In 1904 from the proceeds of "Babes in Toyland," the legendary musical theatre composer Victor Herbert commissioned the renowned Adirondack architect, William L. Coulter, to design and oversee the construction of his camp "Joyland" on the south shore of Lake Placid. Recognized as one of the most distinguished properties by AARCH, Camp Joyland offers a blend of European charm with rustic Adirondack appeal. The home boasts 6 bedrooms, newly renovated bathrooms, cobble stone fireplace, cathedral kitchen, office, and expansive covered porch. A sloping lawn and pathway lead to a 2 story/2 slip boathouse with entertainment room, large sitting dock and unparalleled views of Whiteface Mountain.

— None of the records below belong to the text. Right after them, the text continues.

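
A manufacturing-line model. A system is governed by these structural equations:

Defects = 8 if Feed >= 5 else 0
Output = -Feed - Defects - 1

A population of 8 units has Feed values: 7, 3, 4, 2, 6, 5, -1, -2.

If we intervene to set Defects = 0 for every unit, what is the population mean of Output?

Under do(Defects=0), Defects's equation is replaced by Defects=0 for every unit. Per-unit Output: -8, -4, -5, -3, -7, -6, 0, 1. Mean = -4.

-4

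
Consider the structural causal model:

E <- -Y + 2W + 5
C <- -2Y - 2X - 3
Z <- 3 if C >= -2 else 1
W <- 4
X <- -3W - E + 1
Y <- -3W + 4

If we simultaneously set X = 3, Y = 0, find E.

Setting X = 3, Y = 0 by intervention discards those variables' equations.
E = -Y + 2W + 5  [with Y=0, W=4]  = 13

13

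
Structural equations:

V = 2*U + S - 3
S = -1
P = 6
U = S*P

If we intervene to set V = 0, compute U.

-6

Under do(V=0), the mechanism V = 2*U + S - 3 is discarded; V is fixed at 0.
Since U is not a descendant of the intervened variable, it is unaffected.
U = S*P  [with S=-1, P=6]  = -6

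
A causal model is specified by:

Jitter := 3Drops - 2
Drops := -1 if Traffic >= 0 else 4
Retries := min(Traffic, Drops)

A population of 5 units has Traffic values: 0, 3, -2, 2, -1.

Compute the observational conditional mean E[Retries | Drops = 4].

Conditioning on Drops=4 selects the 2 unit(s) with Traffic ∈ {-2, -1}. Their Retries values: -2, -1. Mean = -1.5.

-1.5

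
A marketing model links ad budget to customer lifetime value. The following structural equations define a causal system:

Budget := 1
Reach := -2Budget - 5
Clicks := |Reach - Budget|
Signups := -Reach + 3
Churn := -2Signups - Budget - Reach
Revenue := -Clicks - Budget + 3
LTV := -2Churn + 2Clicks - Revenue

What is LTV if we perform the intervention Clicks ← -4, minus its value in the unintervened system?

-36

The intervention breaks the incoming arrows to Clicks: Clicks := |Reach - Budget| no longer applies, and Clicks = -4.
Reach = -2Budget - 5  [with Budget=1]  = -7
Signups = -Reach + 3  [with Reach=-7]  = 10
Churn = -2Signups - Budget - Reach  [with Signups=10, Budget=1, Reach=-7]  = -14
Revenue = -Clicks - Budget + 3  [with Clicks=-4, Budget=1]  = 6
LTV = -2Churn + 2Clicks - Revenue  [with Churn=-14, Clicks=-4, Revenue=6]  = 14
Without intervention: Reach = -2Budget - 5  [with Budget=1]  = -7; Clicks = |Reach - Budget|  [with Reach=-7, Budget=1]  = 8; Signups = -Reach + 3  [with Reach=-7]  = 10; Churn = -2Signups - Budget - Reach  [with Signups=10, Budget=1, Reach=-7]  = -14; Revenue = -Clicks - Budget + 3  [with Clicks=8, Budget=1]  = -6; LTV = -2Churn + 2Clicks - Revenue  [with Churn=-14, Clicks=8, Revenue=-6]  = 50.
Change = 14 − 50 = -36.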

Seeking the piece and quiet of the great north woods, Victor Herbert settled on the south end of Lake Placid lake in the early 1900's. From the proceeds of "Babes in Toyland" in 1904 he commissioned the renowned Adirondack architect, William L. Coulter, to design and oversee the construction of his camp "Joyland". The cost of the project was $6,839.50............ not a bad return on investment. Revered as one of the Giants of the musical theatre he is considered the greatest American composer of Romantic Music........ And at the beginning of the 20th century this home was one of the centers of the Lake Placid social scene. Today, Camp Joyland is recognized by the Adirondack Architectural Heritage Organization as one of the most distinguished properties in the Adirondack Park.

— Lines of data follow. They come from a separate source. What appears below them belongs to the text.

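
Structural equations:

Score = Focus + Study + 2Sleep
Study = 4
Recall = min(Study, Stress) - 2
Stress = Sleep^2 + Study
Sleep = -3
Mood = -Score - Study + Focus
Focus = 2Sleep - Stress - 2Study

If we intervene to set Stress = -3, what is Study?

4

Under do(Stress=-3), the mechanism Stress = Sleep^2 + Study is discarded; Stress is fixed at -3.
Study is not downstream of the intervention, so its value is determined by the original equations.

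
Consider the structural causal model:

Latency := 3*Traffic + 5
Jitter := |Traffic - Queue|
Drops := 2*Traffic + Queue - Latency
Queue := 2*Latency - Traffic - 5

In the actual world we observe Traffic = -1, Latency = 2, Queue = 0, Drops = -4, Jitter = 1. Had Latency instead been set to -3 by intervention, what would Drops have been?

Under do(Latency=-3), the mechanism Latency := 3*Traffic + 5 is discarded; Latency is fixed at -3.
Queue = 2*Latency - Traffic - 5  [with Latency=-3, Traffic=-1]  = -10
Drops = 2*Traffic + Queue - Latency  [with Traffic=-1, Queue=-10, Latency=-3]  = -9

-9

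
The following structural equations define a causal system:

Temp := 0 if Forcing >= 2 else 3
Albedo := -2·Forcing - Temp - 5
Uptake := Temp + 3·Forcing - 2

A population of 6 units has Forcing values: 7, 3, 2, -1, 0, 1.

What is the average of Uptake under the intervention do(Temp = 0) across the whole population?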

Neil Gould, author of Victor Herbert " A theatrical life" wrote - " The home, eventually christened Camp Joyland was substantial in size typical of Adirondack cottages of that period: heavy wood rafters and beams, large stone fireplace, wheel-shaped chandeliers, well-bolstered furnishings. From this mountain eerie Herbert surveyed the coming season with enthusiasm and apprehension."